Strokes of genius?: Phelps abandons his strong events to improve weaknesses
Wednesday, July 20, 2005
COLLEGE PARK, Md. -- Michael Phelps is taking some time off from his relentless pursuit of first-place finishes, world records and Olympic medals.
After enjoying unprecedented success in the swimming pool last summer, Phelps has embarked on a new challenge: expanding his repertoire to include events that will test his versatility, conditioning and resolve.
At the world championships next week in Montreal, Phelps will compete in eight events, just as he did in the 2004 Summer Olympics.
But his workload won't be the same. He has replaced two of his world-record events, the 200-meter butterfly and 400 individual medley, with the 100-meter and 400 freestyles.
"I think it will make things interesting, keep me on my toes," Phelps said Monday, shortly after a workout at the University of Maryland.
Phelps set five individual world records at the 2003 world championships before capturing a record eight medals (six gold) at the 2004 Olympics. It's too early to start worrying about the 2008 Olympics in Beijing, so for now Phelps is going to have a little fun in the pool, even if it means finishing behind Australian Grant Hackett in the 400-meter freestyle.
"It's really easy for Michael to get bored with the 400 IM -- done that, been there," U.S. men's coach Dave Salo said. "Michael understands his legacy. I think he wants to go down in history as probably the greatest swimmer we've ever had in this country, if not the world. So he's willing to take on the top guys, and if he gets a bronze medal once in a while, he's OK with that because he can come back and do better."
If Phelps beats Hackett, great.

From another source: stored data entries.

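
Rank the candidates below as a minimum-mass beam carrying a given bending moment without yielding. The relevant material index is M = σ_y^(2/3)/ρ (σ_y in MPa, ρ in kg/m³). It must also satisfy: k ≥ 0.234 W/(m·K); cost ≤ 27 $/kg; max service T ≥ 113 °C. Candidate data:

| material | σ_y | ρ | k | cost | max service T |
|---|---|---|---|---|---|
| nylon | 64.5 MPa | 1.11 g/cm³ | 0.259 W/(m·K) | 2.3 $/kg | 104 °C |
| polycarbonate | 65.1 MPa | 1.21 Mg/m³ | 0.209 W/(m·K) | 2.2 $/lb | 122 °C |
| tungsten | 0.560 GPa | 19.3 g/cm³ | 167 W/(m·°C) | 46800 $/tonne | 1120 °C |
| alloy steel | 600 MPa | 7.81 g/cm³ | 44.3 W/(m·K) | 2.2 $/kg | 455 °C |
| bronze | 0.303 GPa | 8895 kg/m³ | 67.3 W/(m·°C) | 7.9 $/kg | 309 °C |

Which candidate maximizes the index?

Screen on constraints: k ≥ 0.234 W/(m·K); cost ≤ 27 $/kg; max service T ≥ 113 °C. Survivors: alloy steel, bronze.
Convert each candidate to consistent units, then evaluate M:
  alloy steel: σ_y = 600.0 MPa, ρ = 7810 kg/m³
  bronze: σ_y = 303.0 MPa, ρ = 8895 kg/m³
  alloy steel: M = 9.11×10⁻³
  bronze: M = 5.07×10⁻³
Alloy steel has the largest M.

alloy steel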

If he doesn't, well, so be it.
"I think this is more of a learning year than anything else. Everything is really baby steps until Beijing," Phelps said. "Obviously, the big picture is three years from now."
By taking on new challenges, Phelps might be sacrificing a win or two at the world championships. But ultimately, the United States' swimming program should benefit from his decision to broaden his workload.
Swimmers who figured their place on the 2008 Olympic squad was secure now face the prospect of being challenged by Phelps, who hinted that he just might try everything except breaststroke and the 1500 meter freestyle.
"What Michael does to U.S. Swimming is challenge the guys. It raises the bar," Salo said. "I think the rest of the world is slowly but surely catching up to Michael. Our own Americans have to say, if I want a shot at this I have to catch up to Michael, too."
Phelps' shuffled program at the world championships was devised by his longtime coach, Bob Bowman, assistant coach of the U.S. men's team.
"He's abandoned his super-duper events, but he's swimming as many events as he did in the Olympics," Bowman said. "I have put him at somewhat of a disadvantage because he's swimming some events in which he's hardly favored. Of course, everybody will still expect him to win. But I'm trying to look toward what his ultimate goals are, and see if we can make things happen that will help it along."
There isn't much left for Phelps to accomplish, except perhaps a suitable encore in Beijing.
"I never thought by the age of 20 I'd have eight Olympic medals and would be leading a dream come true, being a professional athlete doing something I love," Phelps said. "It's all fun. I'm having a blast doing it; I couldn't ask for anything more."